Members of Grant's family have descended upon the Detroit area to help in the investigation and to keep the case at the forefront of peoples' minds.

Standerfer, and some other relatives spent the weekend putting up fliers in the area and canvassing nearby neighborhoods looking for information on her whereabouts. They met with the detective handling the case on Sunday. Standerfer also spent time with her sister's children and husband.

Grant's 4-year-old son "may be aware that Mom's gone ... but he's not really aware of anything other than that," Standerfer told FOXNews.com. She said her 6-year-old niece, on the other hand, is "very intuitive, very smart for her age. She definitely knows that there's something going on but she doesn't know exactly what."
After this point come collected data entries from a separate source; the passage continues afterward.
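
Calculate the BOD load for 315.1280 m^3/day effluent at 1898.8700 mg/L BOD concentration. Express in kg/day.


Formula: BOD_load = volume * conc / 1000
Substituting: BOD_load = 315.1280 * 1898.8700 / 1000
Result: 598.3871 kg/day


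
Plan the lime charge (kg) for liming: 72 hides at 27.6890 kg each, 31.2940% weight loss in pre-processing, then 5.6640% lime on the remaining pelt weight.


Total_raw = N * avg_wt = 72 * 27.6890 = 1993.6080 kg
Substrate = Total_raw * (1 - loss/100) = 1993.6080 * (1 - 31.2940/100) = 1369.7283 kg
Lime = Substrate * pct / 100 = 1369.7283 * 5.6640 / 100 = 77.5814 kg


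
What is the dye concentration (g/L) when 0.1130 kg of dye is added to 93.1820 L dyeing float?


Formula: Conc = dye_mass(kg) / volume(L) * 1000
Substituting: Conc = 0.1130 / 93.1820 * 1000
Result: 1.2127 g/L


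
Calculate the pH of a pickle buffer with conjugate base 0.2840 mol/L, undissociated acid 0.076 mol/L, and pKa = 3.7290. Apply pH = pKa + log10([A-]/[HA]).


ratio = [A-] / [HA] = 0.2840 / 0.076 = 3.7368
log10(ratio) = 0.5725
pH = pKa + log10(ratio) = 3.7290 + 0.5725 = 4.3015


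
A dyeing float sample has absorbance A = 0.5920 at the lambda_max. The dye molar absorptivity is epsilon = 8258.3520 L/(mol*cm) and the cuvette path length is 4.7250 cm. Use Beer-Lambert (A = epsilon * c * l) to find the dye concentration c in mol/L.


Formula: c = A / (epsilon * l)
Substituting: c = 0.5920 / (8258.3520 * 4.7250)
Result: 1.5171e-05 mol/L


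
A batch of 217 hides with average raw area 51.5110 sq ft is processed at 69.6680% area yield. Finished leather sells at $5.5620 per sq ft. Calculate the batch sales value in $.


Raw_total = N * avg_area = 217 * 51.5110 = 11177.8870 sq ft
Finished = Raw_total * yield / 100 = 11177.8870 * 69.6680 / 100 = 7787.4103 sq ft
Value = Finished * price = 7787.4103 * 5.5620 = 43313.5762 $


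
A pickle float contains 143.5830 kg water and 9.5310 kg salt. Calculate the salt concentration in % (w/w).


Formula: Conc = salt / (water + salt) * 100
Substituting: Conc = 9.5310 / (143.5830 + 9.5310) * 100
Result: 6.2248 %


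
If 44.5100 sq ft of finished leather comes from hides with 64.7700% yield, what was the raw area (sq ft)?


Formula: raw = finished * 100 / yield
Substituting: raw = 44.5100 * 100 / 64.7700
Result: 68.7201 sq ft


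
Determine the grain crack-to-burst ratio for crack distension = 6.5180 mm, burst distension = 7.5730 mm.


Formula: Ratio = crack / burst
Substituting: Ratio = 6.5180 / 7.5730
Result: 0.8607


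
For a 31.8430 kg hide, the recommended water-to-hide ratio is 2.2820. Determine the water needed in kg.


Formula: Water = hide_weight * ratio
Substituting: Water = 31.8430 * 2.2820
Result: 72.6657 kg


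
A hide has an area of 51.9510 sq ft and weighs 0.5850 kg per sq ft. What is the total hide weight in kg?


Formula: Weight = area * weight_per_sqft
Substituting: Weight = 51.9510 * 0.5850
Result: 30.3913 kg


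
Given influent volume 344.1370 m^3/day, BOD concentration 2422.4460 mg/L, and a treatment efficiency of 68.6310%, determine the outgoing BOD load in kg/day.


Load_in = volume * conc / 1000 = 344.1370 * 2422.4460 / 1000 = 833.6533 kg/day
Removed = Load_in * eff / 100 = 833.6533 * 68.6310 / 100 = 572.1446 kg/day
Load_out = Load_in - Removed = 833.6533 - 572.1446 = 261.5087 kg/day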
Standerfer said there were obvious stresses in her sister's life with the commute and her job and how that affected her family, but there was nothing that stuck out to her as out of the ordinary.

"I can tell you — obviously every scenario has gone around in my head about what could've happened," Standerfer told FOXNews.com. "Could these stresses have made her want to leave and disappear? Yes, absolutely. ... Do I think Tara was there? I don't think so necessarily ... I don't think things were that bad that she would just up and leave."

Standerfer said there was no one extremely close friend of her sister's with whom she may have shared any internal strife.

"We talked, we kept contact with each other as sisters, but as far as my sister's opening up about personal things ... she just didn't and I respected that," Standerfer said, adding that aside from some close coworkers, "as far as that one girlfriend that would know everything, no, she didn't have that one friend."

Sheriff: 'Nothing is Ruled Out'

Stephen Grant, who cared for the children and also had a full-time job with his family business, reported his wife missing on Valentine's Day.

When asked why Stephen Grant waited to contact authorities, his lawyer David Griem told the Free Press, "he believed that the reason she wasn't calling was because of the words they had."

Hackell told FOXNews.com that Stephen Grant could still be considered a suspect: "Nothing is ruled out right now — this is still all up in the air."

Police asked Stephen Grant initial questions about his wife's disappearance the night he came to the police station to report her missing, Hackell said, and when they returned to his house later that night.

But the relationship between Stephen Grant husband and police apparently became strained after he was arrested on Friday, Feb. 16, for speeding and having a suspended license. He claims that he was held for several hours in custody and interrogated about his wife's disappearance.

"I thought this is something that went out with the '50s," Griem told the Detroit Free Press. "What it's called is a pretext arrest: Arresting a person for one purpose but really it's for another."

But the sheriff's office denies any sort of interrogation took place, and that the officer who arrested him had no idea about his wife's investigation when he was initially pulled over. Hackel said he was brought to the booking desk and released about four hours later. Hackel stressed that police never said he was a suspect, but that Stephen Grant may have made himself one by going on television and mentioning that authorities always look to the husband in cases such as this.

"Whether people are going to be suspect or suspicious of him is going to depend on him and how he reacts," Hackel told FOXNews.com.

When asked if she thinks her brother-in-law had anything to do with her sister's disappearance, Standerfer said: "I'm not going to answer that directly. Obviously I feel comfortable enough with the family. I went to his house, I went out to dinner with him. … I spent extensive time with him and his kids."

She added: "Our communication lines amongst our family are open. They have never been shut down and they will remain open."

Hackel said he offered for Stephen Grant to take a polygraph test the night he reported his wife missing, and he agreed. But on Thursday, his lawyer said no. Now, Hackel said, police can't even talk directly to Stephen Grant, but have to ask him questions via fax through his lawyer.

"We don't care about the polygraph. Just give us information and help us here try to find your wife," Hackel said, adding that police want to access the Grants' computer at their house to see if there are any clues there. "He will be very instrument in trying to locate her and find her. His willingness is going to be very important in this case."

"We haven't exhausted all of our leads … there's a lot of other inquiries we have" of the husband, Hackell added. "Our concern is trying to find Tara and reunite her with family or at least get an idea of where she's at."